From Our Readers
Weight I want to thank you from the bottom of my heart for the article “Young People Ask . . . How Can I Conquer My Obsession With Weight?” (May 22, 1999) For some time now, all I have been able to think about is my physique and my weight. I am ashamed of myself when I look in the mirror, and I hardly get on the scale anymore. After reading this article, though, I realize that it’s what’s inside that counts.
L. R., France
Disabilities I spend most of my time in a wheelchair. My wife has chronic fatigue syndrome and suffers from deep depression. The series “Hope for the Disabled” (June 8, 1999) brought out that grieving is a normal reaction to serious loss. Also, the pictures in the article “When All Disabilities Will Disappear” helped make the future repair of our infirmities more of a reality to me.
C. W., United States
I lost my left foot in an accident when I was just four years old. Your series helped me to deal with my frequent bouts of depression. Please keep up the good work of combating prejudice.

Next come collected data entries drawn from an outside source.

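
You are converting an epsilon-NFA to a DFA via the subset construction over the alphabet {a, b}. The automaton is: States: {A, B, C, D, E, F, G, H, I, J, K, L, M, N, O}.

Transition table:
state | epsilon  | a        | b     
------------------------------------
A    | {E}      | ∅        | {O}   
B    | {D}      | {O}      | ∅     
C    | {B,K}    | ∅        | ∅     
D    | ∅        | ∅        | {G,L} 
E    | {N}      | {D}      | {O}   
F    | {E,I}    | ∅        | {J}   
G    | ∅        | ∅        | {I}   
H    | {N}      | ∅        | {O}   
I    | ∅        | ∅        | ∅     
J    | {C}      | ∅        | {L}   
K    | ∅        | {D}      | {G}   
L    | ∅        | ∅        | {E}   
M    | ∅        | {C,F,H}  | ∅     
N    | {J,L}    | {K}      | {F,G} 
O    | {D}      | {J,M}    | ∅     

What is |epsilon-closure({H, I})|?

Start with {H, I}.
From H via epsilon: add N.
From N via epsilon: add J, L.
From J via epsilon: add C.
From C via epsilon: add B, K.
From B via epsilon: add D.
epsilon-closure = {B, C, D, H, I, J, K, L, N}, which has 9 states.

9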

People need to know that disabled individuals have feelings and emotions like everyone else and that we can and do get hurt. People sometimes look at you as if you were a freak and make rude comments, or they act as if you did not even exist. Disabled people are neither stupid nor lazy nor helpless. Given a chance, many of us can cook, clean, shop, raise families, hold a job, and even operate a vehicle. One thing that has helped me to carry on is my learning about Jehovah and his loving and tender ways. I am not one of Jehovah’s Witnesses yet, but I hope to become one in the future.
A. G., United States
Value in God’s Eyes I often feel depressed and worthless, sometimes thinking that I shouldn’t be a full-time evangelizer because my efforts aren’t good enough. The article “The Bible’s Viewpoint: You Have Value in God’s Eyes!” (June 8, 1999) made me feel a lot better. It helped me to see that Satan tries hard to make us feel that way in order to stop us from serving Jehovah.
L. W., Canada
The article was very comforting. Until now, I have felt as though Jehovah were not listening to my prayers. But since reading your article, I have more confidence in Jehovah and in myself. Please continue printing comforting articles like this.
I bear the scars of painful experiences—mistakes that robbed me of my self-esteem. Today my relationship with Jehovah and the knowledge that his love is beyond human comprehension give me a feeling of happiness and security.
I have just finished listening to the article on audiocassette. I have been blind for about 44 years, and even after getting baptized as a Christian, I never thought that I was worth very much. This article moved me deeply. I thank God so much that he does not see us the way we see ourselves.
A. K., Italy
I have been plagued with negative emotions. But as I read the article, it was as if Jehovah were gently talking to me. It is very hard to change thinking patterns, but I will try not to forget what the article said: “Jehovah, like a loving parent, ‘is near’—ever watchful, attentive, and ready to help.—Psalm 147:1, 3.”